However, a multi-stakeholder oversight group, consisting of farming, forestry, policy, science, Maori and conservation interests had been at work since 1996 creating an Integrated Catchment Management design. By 2000 they’d produced a plethora of visions, goals and performance indicators, assessing the current state and identifying priorities for progress.
Six over-arching goals were selected: to run a sustainable business, with healthy ecosystems, protecting landscape values, partnering with community and regulatory bodies, producing demonstrable environmental performance, and aiming for adequate rural infrastructure.
Subsequent research by NIWA, AgResearch, Beef + Lamb NZ, NZ Farm Forestry Association, Waikato Regional Council and the NZ Association of Resource Management, has produced around 75 papers covering the whole system, water quality, stream ecology, hydrology, pastoral system and terrestrial ecology.
In 2008 the land became part of the Treaty settlement with Tainui, and the forested land is now part of a joint venture between AgResearch and Tainui Development.
As the 100 or so visitors to last month’s one-off field day on the farm saw, environmental management work has been of good quality, but that’s come at a cost. Over 10 years an estimated $600,000 has been invested in tree planting and pruning, riparian fencing 10m wide strips, and replanting a 15ha of native remnant, all on land purportedly worth $740,000.
Stock policy has shifted to bull beef, bought in as weaners and sold at 18 months, and the sheep flock changed to a composite maintained with bought-in two-tooth replacements, with resultant increases in productivity (see table).
There has been an enormous amount of work done on water issues during the decade. Stream behaviour and width in what was open pasture has changed dramatically where pines, poplars, and natives now provide shade. Once narrow, with much silt residue at the banks, the shaded streams now have more consistent temperature, and are becoming wider and slower as trees take up water and banks become covered in vegetation.
There is still some E.coli present due mainly to pest animal life around the trees, but water is clear and little sediment moves apart from during storms.
In wooded areas understorey vegetation and saplings are reappearing on what was bare earth when stock had access.
Around a large waterfall at the bottom of the farm, aquatic life is also recovering, but only slowly. There’s talk of using mussel ropes or similar to help whitebait climb the streams. Twigs and fallen wood will eventually naturally foster stream life, providing the hiding and resting places fish, crayfish and longfin eels need to increase in number, but that will take decades by natural processes so installed tree-fern log barriers are being tested.
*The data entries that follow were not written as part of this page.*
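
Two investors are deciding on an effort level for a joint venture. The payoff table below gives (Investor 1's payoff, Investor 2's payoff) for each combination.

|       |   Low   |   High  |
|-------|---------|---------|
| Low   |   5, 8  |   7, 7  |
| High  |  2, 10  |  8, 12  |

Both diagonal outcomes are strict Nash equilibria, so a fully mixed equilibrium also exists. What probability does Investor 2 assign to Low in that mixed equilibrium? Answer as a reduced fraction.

Investor 2's mix q on Low must make Investor 1 indifferent between Low and High.
Investor 1's payoff from Low: 5q + 7(1−q). From High: 2q + 8(1−q).
Set equal: 3q = 1(1−q) → q = 1/4.

1/4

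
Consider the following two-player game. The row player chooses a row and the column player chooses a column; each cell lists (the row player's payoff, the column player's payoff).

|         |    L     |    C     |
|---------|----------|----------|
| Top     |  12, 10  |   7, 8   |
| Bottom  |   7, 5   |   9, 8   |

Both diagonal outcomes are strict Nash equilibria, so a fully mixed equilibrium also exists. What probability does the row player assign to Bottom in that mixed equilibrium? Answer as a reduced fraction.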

A challenge for such environmental renovation is the cost, given the low returns in farming such environments, a point acknowledged at the field day by Waikato regional councillor, Stu Kneebone.
“The cost of riparian fencing in these multi-streamed environments is something that local, and perhaps central government, will have to consider, as to who will pay and how it will be done,” he said.
Not all native species will thrive in any one environment, and choosing the right ones, and paying what can be a considerable cost per sapling, will also be difficult for individual farmers.
Farm forestry with pines may provide a clearer economic pathway, but even then there are substantial management costs to be financed during the 20 or so years’ growth and land used is often steep, making it difficult and expensive to harvest. Plans should include extraction methods and associated resource management consents for roading, as well as repayment of carbon credits.
“It may be more sensible and profitable, given carbon prices, to designate very steep country as permanent forest sinks, earning at least some carbon credits,” John Simmonds, WRC commented.
So, to summarise the field day: lots of research; lots of ideas; better farm productivity but no magic bullets for hill country farming just yet.